= Douglas Millings =

British fashion designer

Arnold "Dougie" Millings (30 July 1913, in Manchester – 20 September 2001, in London) was a London-based tailor known as "the Beatles' tailor".

== Early life ==
Millings was born in Manchester, but attended school in Edinburgh at the Leith Academy, going on to apprentice as a tailor at the Edinburgh department store Jenners. He moved on to Leeds for further training before traveling to London in the 1930s and getting a job as a cutter at the Regent Street tailor Hector Powe.

Millings worked as a dispatch rider during World War Two, but suffered an accident in 1944 and was discharged as an invalid. He became head of the tailoring department at Austins on Shaftesbury Avenue during the 1950s, where he met Tito Burns, who introduced him to Cliff Richard.
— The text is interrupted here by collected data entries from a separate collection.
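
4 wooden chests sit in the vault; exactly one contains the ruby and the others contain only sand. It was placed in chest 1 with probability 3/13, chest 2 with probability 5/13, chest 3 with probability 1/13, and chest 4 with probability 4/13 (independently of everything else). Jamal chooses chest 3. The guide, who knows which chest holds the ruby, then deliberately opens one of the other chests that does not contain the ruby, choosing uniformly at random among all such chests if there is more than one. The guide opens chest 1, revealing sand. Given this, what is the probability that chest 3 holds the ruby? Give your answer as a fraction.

Condition on the true location of the ruby.
If it is in chest 1 (prior 3/13): the guide opened chest 1, so this case is ruled out; weight (3/13)·0 = 0.
If it is in chest 2 (prior 5/13): the guide has 2 equally likely choices, so probability 1/2; weight (5/13)·(1/2) = 5/26.
If it is in chest 3 (prior 1/13): the guide has 3 equally likely choices, so probability 1/3; weight (1/13)·(1/3) = 1/39.
If it is in chest 4 (prior 4/13): the guide has 2 equally likely choices, so probability 1/2; weight (4/13)·(1/2) = 2/13.
The weights sum to 29/78.
So P(the ruby in chest 3 | the guide opened chest 1) = (1/39) / (29/78) = 2/29.

2/29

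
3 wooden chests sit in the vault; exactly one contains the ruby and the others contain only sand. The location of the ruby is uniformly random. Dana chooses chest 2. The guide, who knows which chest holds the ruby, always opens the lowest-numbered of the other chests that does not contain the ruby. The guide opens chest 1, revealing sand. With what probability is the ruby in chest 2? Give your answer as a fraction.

1/2

Apply Bayes' rule, conditioning on where the ruby actually is.
If it is in chest 1 (prior 1/3): the guide opened chest 1, so this case is ruled out; weight (1/3)·0 = 0.
If it is in either of chests 2 and 3 (prior 1/3 each): chest 1 is the lowest-numbered option available, probability 1; weight (1/3)·1 = 1/3 each.
The weights sum to 2/3.
So P(the ruby in chest 2 | the guide opened chest 1) = (1/3) / (2/3) = 1/2.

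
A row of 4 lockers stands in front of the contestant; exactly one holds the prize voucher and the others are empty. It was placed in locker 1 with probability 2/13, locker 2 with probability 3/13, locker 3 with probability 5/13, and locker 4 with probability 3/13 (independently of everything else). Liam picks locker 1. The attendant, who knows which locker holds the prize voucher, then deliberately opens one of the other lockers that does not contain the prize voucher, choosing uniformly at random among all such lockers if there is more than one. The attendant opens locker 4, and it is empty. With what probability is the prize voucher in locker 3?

15/28

Condition on the true location of the prize voucher.
If it is in locker 1 (prior 2/13): the attendant has 3 equally likely choices, so probability 1/3; weight (2/13)·(1/3) = 2/39.
If it is in locker 2 (prior 3/13): the attendant has 2 equally likely choices, so probability 1/2; weight (3/13)·(1/2) = 3/26.
If it is in locker 3 (prior 5/13): the attendant has 2 equally likely choices, so probability 1/2; weight (5/13)·(1/2) = 5/26.
If it is in locker 4 (prior 3/13): the attendant opened locker 4, so this case is ruled out; weight (3/13)·0 = 0.
The weights sum to 14/39.
So P(the prize voucher in locker 3 | the attendant opened locker 4) = (5/26) / (14/39) = 15/28.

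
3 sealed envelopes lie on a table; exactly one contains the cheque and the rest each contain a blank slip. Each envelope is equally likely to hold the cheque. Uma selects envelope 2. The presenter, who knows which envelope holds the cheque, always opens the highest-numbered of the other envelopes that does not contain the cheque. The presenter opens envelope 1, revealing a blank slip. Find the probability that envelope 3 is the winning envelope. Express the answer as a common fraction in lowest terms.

Apply Bayes' rule, conditioning on where the cheque actually is.
If it is in envelope 1 (prior 1/3): the presenter opened envelope 1, so this case is ruled out; weight (1/3)·0 = 0.
If it is in envelope 2 (prior 1/3): the presenter would have opened envelope 3 instead, probability 0; weight (1/3)·0 = 0.
If it is in envelope 3 (prior 1/3): envelope 1 is the highest-numbered option available, probability 1; weight (1/3)·1 = 1/3.
The weights sum to 1/3.
So P(the cheque in envelope 3 | the presenter opened envelope 1) = (1/3) / (1/3) = 1.

1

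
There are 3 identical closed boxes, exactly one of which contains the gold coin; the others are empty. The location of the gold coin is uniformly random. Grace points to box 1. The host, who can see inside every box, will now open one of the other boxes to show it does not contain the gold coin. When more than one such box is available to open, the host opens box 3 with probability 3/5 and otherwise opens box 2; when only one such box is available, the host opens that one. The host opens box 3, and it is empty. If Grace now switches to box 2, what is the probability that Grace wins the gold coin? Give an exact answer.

Consider each possible location of the gold coin in turn.
If it is in box 1 (prior 1/3): box 3 is available, opened with probability 3/5; weight (1/3)·(3/5) = 1/5.
If it is in box 2 (prior 1/3): only box 3 is available, probability 1; weight (1/3)·1 = 1/3.
If it is in box 3 (prior 1/3): the host opened box 3, so this case is ruled out; weight (1/3)·0 = 0.
The weights sum to 8/15.
So P(the gold coin in box 2 | the host opened box 3) = (1/3) / (8/15) = 5/8.

5/8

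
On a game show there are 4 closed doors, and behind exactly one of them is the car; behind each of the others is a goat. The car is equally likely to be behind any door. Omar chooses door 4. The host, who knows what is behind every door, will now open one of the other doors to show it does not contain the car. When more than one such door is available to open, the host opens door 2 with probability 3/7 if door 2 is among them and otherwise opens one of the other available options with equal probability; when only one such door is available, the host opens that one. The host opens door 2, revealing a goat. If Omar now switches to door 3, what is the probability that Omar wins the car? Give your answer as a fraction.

Apply Bayes' rule, conditioning on where the car actually is.
If it is behind any of doors 1, 3, and 4 (prior 1/4 each): door 2 is available, opened with probability 3/7; weight (1/4)·(3/7) = 3/28 each.
If it is behind door 2 (prior 1/4): the host opened door 2, so this case is ruled out; weight (1/4)·0 = 0.
The weights sum to 9/28.
So P(the car behind door 3 | the host opened door 2) = (3/28) / (9/28) = 1/3.

1/3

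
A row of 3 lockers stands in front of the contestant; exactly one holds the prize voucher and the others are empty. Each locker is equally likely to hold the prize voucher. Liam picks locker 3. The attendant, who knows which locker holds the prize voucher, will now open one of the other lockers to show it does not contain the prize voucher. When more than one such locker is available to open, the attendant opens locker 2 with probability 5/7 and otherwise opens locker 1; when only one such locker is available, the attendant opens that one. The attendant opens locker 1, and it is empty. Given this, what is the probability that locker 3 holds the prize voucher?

2/9

Apply Bayes' rule, conditioning on where the prize voucher actually is.
If it is in locker 1 (prior 1/3): the attendant opened locker 1, so this case is ruled out; weight (1/3)·0 = 0.
If it is in locker 2 (prior 1/3): only locker 1 is available, probability 1; weight (1/3)·1 = 1/3.
If it is in locker 3 (prior 1/3): locker 2 is available but not opened, probability 2/7; weight (1/3)·(2/7) = 2/21.
The weights sum to 3/7.
So P(the prize voucher in locker 3 | the attendant opened locker 1) = (2/21) / (3/7) = 2/9.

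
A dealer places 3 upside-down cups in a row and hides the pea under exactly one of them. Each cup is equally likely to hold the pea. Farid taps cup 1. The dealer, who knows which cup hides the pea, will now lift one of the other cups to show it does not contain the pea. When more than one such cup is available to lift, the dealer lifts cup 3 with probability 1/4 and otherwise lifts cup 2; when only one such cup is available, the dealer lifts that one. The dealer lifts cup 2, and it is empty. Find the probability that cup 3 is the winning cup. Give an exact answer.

Condition on the true location of the pea.
If it is under cup 1 (prior 1/3): cup 3 is available but not opened, probability 3/4; weight (1/3)·(3/4) = 1/4.
If it is under cup 2 (prior 1/3): the dealer opened cup 2, so this case is ruled out; weight (1/3)·0 = 0.
If it is under cup 3 (prior 1/3): only cup 2 is available, probability 1; weight (1/3)·1 = 1/3.
The weights sum to 7/12.
So P(the pea under cup 3 | the dealer opened cup 2) = (1/3) / (7/12) = 4/7.

4/7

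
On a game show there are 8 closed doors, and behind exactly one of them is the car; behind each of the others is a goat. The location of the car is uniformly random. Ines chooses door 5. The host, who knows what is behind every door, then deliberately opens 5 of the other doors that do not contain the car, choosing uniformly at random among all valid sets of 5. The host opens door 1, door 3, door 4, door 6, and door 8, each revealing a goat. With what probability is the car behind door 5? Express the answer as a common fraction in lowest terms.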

Before long Millings had a long list of celebrity clients, and set up his own shop in 1958.

== Celebrity tailoring ==
Millings' shop was located on 63 Old Compton Street in Soho and began designing for British pop stars such as Cliff Richard, Tommy Steele, and Adam Faith in the early 1960s and made the collarless suits the Beatles wore at the height of Beatlemania in 1963 (inspired by Pierre Cardin) as well as their stage suits for the movie Help!. Millings made more than 500 outfits for the band.

Millings had a small part as a frustrated tailor in the movie A Hard Day's Night.